Entre 2021 et 2023, dans le sillage de la pandémie de Covid-19, l’inflation a atteint des niveaux qu’elle n’avait plus connus depuis plusieurs décennies. Les mesures exceptionnelles adoptées par les autorités monétaires et budgétaires pour faire face à la crise sanitaire en 2020 sont considérées comme l’une des causes, si ce n’est la principale cause, de cette poussée d’inflation. Dans le cas des Etats-Unis, ce sont en particulier les plans massifs de soutien budgétaire des administrations Trump et Biden qui ont été accusés d’avoir alimenté les pressions inflationnistes. La banque centrale américaine, la Réserve fédérale, a également adopté des mesures exceptionnelles lors de la pandémie, en recourant notamment, comme elle l’avait déjà fait dans le sillage de la Grande Récession, à l’assouplissement quantitatif (quantitative easing), c’est-à-dire à d’amples achats de titres de dette.

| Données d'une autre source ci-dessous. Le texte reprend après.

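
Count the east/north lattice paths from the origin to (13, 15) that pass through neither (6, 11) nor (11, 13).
Number of paths = 19940592

Inclusion–exclusion. Total paths: C(28, 13) = 37442160. Through P₁: C(17, 6)·C(11, 7) = 4084080. Through P₂: C(24, 11)·C(4, 2) = 14976864. Since P₁ is strictly southwest of P₂, a monotone path through both must visit P₁ then P₂; paths through both = C(17, 6)·C(7, 5)·C(4, 2) = 1559376. Avoid both = 37442160 − 4084080 − 14976864 + 1559376 = 19940592.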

Jing Cynthia Wu, Yinxi Xie et Ji Zhang (2024) ont cherché à déterminé si les mesures non conventionnelles de politiques monétaire et budgétaire qui ont été adoptées en réponse à la pandémie expliquent l’épisode inflationniste que les Etats-Unis ont connu. Pour ce faire, ils ont utilisé trois méthodes empiriques différentes. Aucune des trois ne valide cette hypothèse.
D’une part, ils se sont appuyés sur des études d’événements pour examiner la réponse des marchés financiers aux relances monétaires et budgétaires durant la Grande Récession et la pandémie de Covid-19. En l’occurrence, ils ont observé le comportement des swaps d’inflation et des titres du Trésor protégés contre l’inflation (TIPS) de différentes échéances. Ils constatent qu’aucun de ces instruments financiers n’a réagi de manière significative aux chocs de politique monétaire.
D’autre part, Wu et ses coauteurs ont réalisé des autorégressions vectorielles (VAR) à partir de données de séries chronologiques pour comparer les effets de la politique monétaire conventionnelle et ceux de la politique non conventionnelle. Ils constatent que la réponse de l’inflation à un choc de politique monétaire est plus faible dans le cas de la politique monétaire non conventionnelle que dans le cas de la politique monétaire conventionnelle. En fait, la réponse de l’inflation à un choc de politique monétaire non conventionnelle est proche de zéro.
En outre, ils ont exploité le fait que le versement des transferts budgétaires n’a pas été le même d’une région à l’autre pour en observer les conséquences sur l’inflation. Ils concluent que cette dernière n’a pas significativement réagi aux transferts.
Les trois économistes ont ensuite cherché à expliquer leurs constats à travers un modèle nouveau keynésien. Ils estiment que si les mesures monétaires et budgétaires exceptionnelles ont pu avoir un effet inflationniste en stimulant la demande globale, celles-ci ont également eu en en parallèle un effet désinflationniste du côté de l’offre globale.